Jordan admits manifesto VAT reduction promise unrealistic
… calls for more local manufacturing to boost economy
With already poor production levels of the sugar and rice industries, Finance Minister Winston Jordan has called for increased local manufacturing to help boost the economy.
Discussing Guyana’s fiscal status and the reasons behind the implementation of several taxes in the 2017 National Budget, Jordan said Government had to take several stands as it seeks to stabilise an economy that is not yet at that place where it needs to be.
The Finance Minister said the Administration came into Government with the pressure of the expectations of increased wages and salaries by citizens, the pressures of the dwindling sugar industry and an economy that is not growing as rapidly as one would like it to. He said the traditional sectors have also not been performing as well as they should, and as such, some amount of diversification must be had.
To this end, he called for increases in the local manufacturing sector.
“Very little manufacturing activity takes place in Guyana… the last number I looked at manufacturing, without sugar and rice milling contribute a mere five per cent to [gross domestic product] GDP, which is very low,” Jordan told journalists at a press conference on Thursday.
According to him, Government must diversify as quickly as possible since it is difficult to meet all claims in the manner they are made. He said Guyana cannot continue to borrow, which will in effect incur debt on generations to come
Speaking on the implementation of taxes, Jordan said the moves were necessary to boost an economy. He said in order to get the economy going, taxes must be generated.
“I don’t want to do what I think most people are doing which is isolating [Value Added Tax] VAT,” Jordan said.
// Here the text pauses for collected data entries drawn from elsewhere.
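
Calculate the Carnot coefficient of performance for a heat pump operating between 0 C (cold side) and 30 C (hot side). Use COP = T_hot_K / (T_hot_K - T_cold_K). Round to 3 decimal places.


Convert to Kelvin:
  T_hot = 30 + 273.15 = 303.15 K
  T_cold = 0 + 273.15 = 273.15 K
Apply Carnot COP formula:
  COP = T_hot_K / (T_hot_K - T_cold_K) = 303.15 / 30.0
  COP = 10.105

10.105


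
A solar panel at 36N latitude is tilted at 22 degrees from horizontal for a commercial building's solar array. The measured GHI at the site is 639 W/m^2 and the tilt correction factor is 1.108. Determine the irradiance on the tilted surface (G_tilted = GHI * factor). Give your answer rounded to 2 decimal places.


Identify the given values:
  GHI = 639 W/m^2, tilt correction factor = 1.108
Apply the formula G_tilted = GHI * factor:
  G_tilted = 639 * 1.108
  G_tilted = 708.01 W/m^2

708.01


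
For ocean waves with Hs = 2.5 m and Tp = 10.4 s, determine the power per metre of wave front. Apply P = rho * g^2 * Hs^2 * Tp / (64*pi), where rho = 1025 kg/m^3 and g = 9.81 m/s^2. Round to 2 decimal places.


Apply wave power formula:
  g^2 = 9.81^2 = 96.2361
  Hs^2 = 2.5^2 = 6.25
  Numerator = rho * g^2 * Hs^2 * Tp = 1025 * 96.2361 * 6.25 * 10.4 = 6411730.16
  Denominator = 64 * pi = 201.0619
  P = 6411730.16 / 201.0619 = 31889.33 W/m

31889.33


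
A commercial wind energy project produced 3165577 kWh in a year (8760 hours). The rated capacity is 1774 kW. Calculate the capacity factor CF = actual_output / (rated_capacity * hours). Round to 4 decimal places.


Capacity factor = actual output / maximum possible output
Maximum possible = rated * hours = 1774 * 8760 = 15540240 kWh
CF = 3165577 / 15540240
CF = 0.2037

0.2037


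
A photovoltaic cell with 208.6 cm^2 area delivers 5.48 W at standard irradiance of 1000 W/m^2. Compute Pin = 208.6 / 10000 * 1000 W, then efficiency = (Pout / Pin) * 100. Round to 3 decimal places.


First compute the input power:
  Pin = area_cm2 / 10000 * G = 208.6 / 10000 * 1000 = 20.86 W
Then compute efficiency:
  Efficiency = (Pout / Pin) * 100 = (5.48 / 20.86) * 100
  Efficiency = 26.270%

26.270


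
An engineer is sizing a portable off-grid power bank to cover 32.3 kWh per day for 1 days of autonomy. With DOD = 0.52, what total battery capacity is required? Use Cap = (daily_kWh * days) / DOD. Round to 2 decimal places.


Total energy needed = daily * days = 32.3 * 1 = 32.3 kWh
Account for depth of discharge:
  Cap = total_energy / DOD = 32.3 / 0.52
  Cap = 62.12 kWh

62.12


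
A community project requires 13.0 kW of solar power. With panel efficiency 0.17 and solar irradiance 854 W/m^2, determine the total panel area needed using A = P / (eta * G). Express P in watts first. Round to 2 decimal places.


Convert target power to watts: P = 13.0 * 1000 = 13000.0 W
Compute denominator: eta * G = 0.17 * 854 = 145.18
Required area A = P / (eta * G) = 13000.0 / 145.18
A = 89.54 m^2

89.54


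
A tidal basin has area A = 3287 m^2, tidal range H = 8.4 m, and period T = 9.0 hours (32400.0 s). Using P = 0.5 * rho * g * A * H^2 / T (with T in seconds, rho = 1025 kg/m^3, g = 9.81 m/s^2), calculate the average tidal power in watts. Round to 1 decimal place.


Convert period to seconds: T = 9.0 * 3600 = 32400.0 s
H^2 = 8.4^2 = 70.56
P = 0.5 * rho * g * A * H^2 / T
P = 0.5 * 1025 * 9.81 * 3287 * 70.56 / 32400.0
P = 35989.5 W

35989.5


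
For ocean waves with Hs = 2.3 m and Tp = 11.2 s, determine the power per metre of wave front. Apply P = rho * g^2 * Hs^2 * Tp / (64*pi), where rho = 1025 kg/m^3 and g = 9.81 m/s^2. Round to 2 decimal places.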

According to him, VAT as a tax has to be seen in a context. He said in putting forward its economic policy as outlined in Budget 2017, the Finance Ministry had to set up a scheme where it could ascertain how much revenue could be collected and how much deficit financing could be indulged in. Knowing that, he said, would give an idea of how much could be borrowed abroad and locally.
“We have to generate the taxes and income from the economy even as it is growing,” he said.
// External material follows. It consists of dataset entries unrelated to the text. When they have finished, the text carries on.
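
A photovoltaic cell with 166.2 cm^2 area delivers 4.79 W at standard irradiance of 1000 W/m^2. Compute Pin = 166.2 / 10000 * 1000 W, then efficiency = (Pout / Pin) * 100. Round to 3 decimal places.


First compute the input power:
  Pin = area_cm2 / 10000 * G = 166.2 / 10000 * 1000 = 16.62 W
Then compute efficiency:
  Efficiency = (Pout / Pin) * 100 = (4.79 / 16.62) * 100
  Efficiency = 28.821%

28.821


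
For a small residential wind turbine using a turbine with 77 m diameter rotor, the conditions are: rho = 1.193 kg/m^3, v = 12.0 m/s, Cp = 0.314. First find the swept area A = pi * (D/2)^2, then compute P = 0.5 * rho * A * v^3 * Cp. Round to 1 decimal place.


Step 1 -- Compute swept area:
  A = pi * (D/2)^2 = pi * (77/2)^2 = 4656.63 m^2
Step 2 -- Apply wind power equation:
  P = 0.5 * rho * A * v^3 * Cp
  v^3 = 12.0^3 = 1728.0
  P = 0.5 * 1.193 * 4656.63 * 1728.0 * 0.314
  P = 1507145.4 W

1507145.4


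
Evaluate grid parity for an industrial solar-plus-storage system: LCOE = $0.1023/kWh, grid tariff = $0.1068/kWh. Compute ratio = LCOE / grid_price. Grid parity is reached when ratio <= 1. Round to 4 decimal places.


Compare LCOE to grid price:
  LCOE = $0.1023/kWh, Grid price = $0.1068/kWh
  Ratio = LCOE / grid_price = 0.1023 / 0.1068 = 0.9579
  Grid parity achieved (ratio <= 1)? yes

0.9579


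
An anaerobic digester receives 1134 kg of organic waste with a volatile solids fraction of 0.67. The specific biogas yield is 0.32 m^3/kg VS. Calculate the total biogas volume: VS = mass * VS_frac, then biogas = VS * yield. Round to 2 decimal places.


Compute volatile solids:
  VS = mass * VS_fraction = 1134 * 0.67 = 759.78 kg
Calculate biogas volume:
  Biogas = VS * specific_yield = 759.78 * 0.32
  Biogas = 243.13 m^3

243.13


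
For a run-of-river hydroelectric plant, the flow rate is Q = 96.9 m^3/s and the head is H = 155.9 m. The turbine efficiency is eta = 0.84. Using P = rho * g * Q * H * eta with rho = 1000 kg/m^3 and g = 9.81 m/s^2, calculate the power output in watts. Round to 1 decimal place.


Apply the hydropower formula P = rho * g * Q * H * eta
rho * g = 1000 * 9.81 = 9810.0
P = 9810.0 * 96.9 * 155.9 * 0.84
P = 124485333.1 W

124485333.1


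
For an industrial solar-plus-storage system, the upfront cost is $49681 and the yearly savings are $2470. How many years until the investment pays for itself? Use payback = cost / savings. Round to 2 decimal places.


Simple payback period = initial cost / annual savings
Payback = 49681 / 2470
Payback = 20.11 years

20.11


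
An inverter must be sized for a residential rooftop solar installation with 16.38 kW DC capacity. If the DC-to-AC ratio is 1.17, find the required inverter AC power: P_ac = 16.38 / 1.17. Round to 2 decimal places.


The inverter AC capacity is determined by the DC/AC ratio.
Given: P_dc = 16.38 kW, DC/AC ratio = 1.17
P_ac = P_dc / ratio = 16.38 / 1.17
P_ac = 14.00 kW

14.00


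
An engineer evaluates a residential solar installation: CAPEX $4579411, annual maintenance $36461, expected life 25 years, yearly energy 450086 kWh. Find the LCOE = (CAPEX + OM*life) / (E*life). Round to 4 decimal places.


Total cost = CAPEX + OM * lifetime = 4579411 + 36461 * 25 = 4579411 + 911525 = 5490936
Total generation = annual * lifetime = 450086 * 25 = 11252150 kWh
LCOE = 5490936 / 11252150
LCOE = 0.4880 $/kWh

0.4880


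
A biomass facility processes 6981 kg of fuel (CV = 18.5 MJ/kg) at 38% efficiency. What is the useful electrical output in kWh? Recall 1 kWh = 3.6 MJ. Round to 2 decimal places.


Total energy = mass * CV = 6981 * 18.5 = 129148.5 MJ
Useful energy = total * eta = 129148.5 * 0.38 = 49076.43 MJ
Convert to kWh: 49076.43 / 3.6
Useful energy = 13632.34 kWh

13632.34


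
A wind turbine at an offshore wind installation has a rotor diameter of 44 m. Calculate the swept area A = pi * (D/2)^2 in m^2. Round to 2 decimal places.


Compute the rotor radius:
  r = D / 2 = 44 / 2 = 22.0 m
Calculate swept area:
  A = pi * r^2 = pi * 22.0^2
  A = 1520.53 m^2

1520.53


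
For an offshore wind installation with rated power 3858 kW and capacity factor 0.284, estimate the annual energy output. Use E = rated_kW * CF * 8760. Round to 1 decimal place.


Annual energy = rated_kW * capacity_factor * hours_per_year
Given: P_rated = 3858 kW, CF = 0.284, hours = 8760
E = 3858 * 0.284 * 8760
E = 9598086.7 kWh

9598086.7


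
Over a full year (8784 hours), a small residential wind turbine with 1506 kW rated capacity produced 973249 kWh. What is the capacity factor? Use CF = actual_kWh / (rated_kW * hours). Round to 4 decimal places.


Capacity factor = actual output / maximum possible output
Maximum possible = rated * hours = 1506 * 8784 = 13228704 kWh
CF = 973249 / 13228704
CF = 0.0736

0.0736


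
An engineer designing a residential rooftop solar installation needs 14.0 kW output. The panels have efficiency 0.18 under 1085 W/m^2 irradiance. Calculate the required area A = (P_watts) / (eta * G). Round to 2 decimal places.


Convert target power to watts: P = 14.0 * 1000 = 14000.0 W
Compute denominator: eta * G = 0.18 * 1085 = 195.3
Required area A = P / (eta * G) = 14000.0 / 195.3
A = 71.68 m^2

71.68


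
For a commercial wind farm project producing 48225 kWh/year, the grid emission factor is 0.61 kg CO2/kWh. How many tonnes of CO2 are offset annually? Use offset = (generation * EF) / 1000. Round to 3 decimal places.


CO2 offset in kg = generation * emission_factor
CO2 offset = 48225 * 0.61 = 29417.25 kg
Convert to tonnes:
  CO2 offset = 29417.25 / 1000 = 29.417 tonnes

29.417


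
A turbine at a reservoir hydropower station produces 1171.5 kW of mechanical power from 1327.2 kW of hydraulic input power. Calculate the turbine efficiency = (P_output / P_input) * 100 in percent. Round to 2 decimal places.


Turbine efficiency = (output power / input power) * 100
eta = (1171.5 / 1327.2) * 100
eta = 88.27%

88.27


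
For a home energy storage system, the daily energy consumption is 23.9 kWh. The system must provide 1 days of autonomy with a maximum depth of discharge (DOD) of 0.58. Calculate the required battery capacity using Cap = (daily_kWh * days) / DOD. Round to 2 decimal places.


Total energy needed = daily * days = 23.9 * 1 = 23.9 kWh
Account for depth of discharge:
  Cap = total_energy / DOD = 23.9 / 0.58
  Cap = 41.21 kWh

41.21


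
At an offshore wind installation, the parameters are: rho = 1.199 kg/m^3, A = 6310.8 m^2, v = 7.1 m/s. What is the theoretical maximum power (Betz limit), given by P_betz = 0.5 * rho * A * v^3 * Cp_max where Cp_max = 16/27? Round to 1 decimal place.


The Betz coefficient Cp_max = 16/27 = 0.5926
v^3 = 7.1^3 = 357.911
P_betz = 0.5 * rho * A * v^3 * Cp_max
P_betz = 0.5 * 1.199 * 6310.8 * 357.911 * 0.5926
P_betz = 802425.8 W

802425.8


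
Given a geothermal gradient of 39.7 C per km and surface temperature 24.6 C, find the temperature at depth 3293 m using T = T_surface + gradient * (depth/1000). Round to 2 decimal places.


Convert depth to km: 3293 / 1000 = 3.293 km
Temperature increase = gradient * depth_km = 39.7 * 3.293 = 130.73 C
Temperature at depth = T_surface + delta_T = 24.6 + 130.73
T = 155.33 C

155.33


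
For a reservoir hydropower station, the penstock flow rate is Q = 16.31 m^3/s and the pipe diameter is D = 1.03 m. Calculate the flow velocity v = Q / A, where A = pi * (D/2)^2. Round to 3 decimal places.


Compute pipe cross-sectional area:
  A = pi * (D/2)^2 = pi * (1.03/2)^2 = 0.8332 m^2
Calculate velocity:
  v = Q / A = 16.31 / 0.8332
  v = 19.574 m/s

19.574


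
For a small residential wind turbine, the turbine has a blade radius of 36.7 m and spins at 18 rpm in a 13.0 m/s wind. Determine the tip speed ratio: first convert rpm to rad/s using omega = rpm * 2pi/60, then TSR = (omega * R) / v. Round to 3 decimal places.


Convert rotational speed to rad/s:
  omega = 18 * 2 * pi / 60 = 1.885 rad/s
Compute tip speed:
  v_tip = omega * R = 1.885 * 36.7 = 69.178 m/s
Tip speed ratio:
  TSR = v_tip / v_wind = 69.178 / 13.0 = 5.321

5.321


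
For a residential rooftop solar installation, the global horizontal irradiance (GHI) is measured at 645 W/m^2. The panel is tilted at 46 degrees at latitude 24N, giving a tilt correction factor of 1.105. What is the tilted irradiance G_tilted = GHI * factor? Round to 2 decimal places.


Identify the given values:
  GHI = 645 W/m^2, tilt correction factor = 1.105
Apply the formula G_tilted = GHI * factor:
  G_tilted = 645 * 1.105
  G_tilted = 712.73 W/m^2

712.73


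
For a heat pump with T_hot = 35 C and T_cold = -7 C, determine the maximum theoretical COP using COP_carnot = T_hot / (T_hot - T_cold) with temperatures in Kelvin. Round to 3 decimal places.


Convert to Kelvin:
  T_hot = 35 + 273.15 = 308.15 K
  T_cold = -7 + 273.15 = 266.15 K
Apply Carnot COP formula:
  COP = T_hot_K / (T_hot_K - T_cold_K) = 308.15 / 42.0
  COP = 7.337

7.337


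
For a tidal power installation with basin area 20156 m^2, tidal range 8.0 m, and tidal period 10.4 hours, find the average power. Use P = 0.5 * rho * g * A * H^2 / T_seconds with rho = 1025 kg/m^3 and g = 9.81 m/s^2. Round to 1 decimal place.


Convert period to seconds: T = 10.4 * 3600 = 37440.0 s
H^2 = 8.0^2 = 64.0
P = 0.5 * rho * g * A * H^2 / T
P = 0.5 * 1025 * 9.81 * 20156 * 64.0 / 37440.0
P = 173225.3 W

173225.3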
Speaking about the revenue, Jordan said Government had promised in its manifesto that it was going to do a number of things, including reducing VAT. However, he said in hindsight, it was found that it could not have been done within the first 100 days. He said immediately after assuming office, it was suggested that this could not have happened. He said the problem was further compounded by three critical expenditures. These include the Guyana Sugar Corporation (GuySuCo). He said it was just a few weeks being in office that the new Administration came to understand the magnitude of the GuySuCo’s troubles and the extent to which it would require domestic financing to keep it afloat. Added to that he said was the collapse of the Venezuela market, where millers and farmers were getting a favoured price, but because of the issues, the farmers were left stranded without payment. Jordan also spoke too of the aggression Guyana faces on the external front which required new funding to aid in the diplomatic assistance.